Implementation to add training function with loss to https://github.com/facebookresearch/encodec
Used audio_to_mel.py from https://github.com/descriptinc/melgan-neurips
Some minor adjustments to other code to add new model.
Changes to the forward function in model.py to make training quantizer easier.
Only training.py & customAudioDataset.py is new code.
You can use testing.py to use the trained model, however we use struct as a binary writer.
This loses some compression power since we have to write 16bits instead of 10bits.
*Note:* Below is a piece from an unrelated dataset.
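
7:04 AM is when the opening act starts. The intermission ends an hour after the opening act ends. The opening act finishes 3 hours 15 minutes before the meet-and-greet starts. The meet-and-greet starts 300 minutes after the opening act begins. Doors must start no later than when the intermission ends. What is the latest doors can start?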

Download the used database e-gmd from https://magenta.tensorflow.org/datasets/e-gmd
If you use the original code or results in your paper, please cite the original work as:
@article{defossez2022highfi,
title={High Fidelity Neural Audio Compression},
author={Défossez, Alexandre and Copet, Jade and Synnaeve, Gabriel and Adi, Yossi},
journal={arXiv preprint arXiv:2210.13438},
year={2022}
}
@article{Melgan,
title={MelGAN: Generative Adversarial Networks for Conditional Waveform Synthesis},
author={Kundan Kumar and Rithesh Kumar and Thibaukt de Boissiere and Lucas Gestin and Wei Zhen Teoh and Jose Sotelo and Alexandre de Brebisson and Yoshua Bengio and Aaron Courville},
journal={arXiv preprint arXiv:1910.06711},
year={2019}
}
@misc{egmd,
title={Improving Perceptual Quality of Drum Transcription with the Expanded Groove MIDI Dataset},
author={Lee Callender and Curtis Hawthorne and Jesse Engel},
year={2020},
eprint={2004.00188},
archivePrefix={arXiv},
primaryClass={cs.SD},
}
Also citing the added training code if you use it is always appreciated.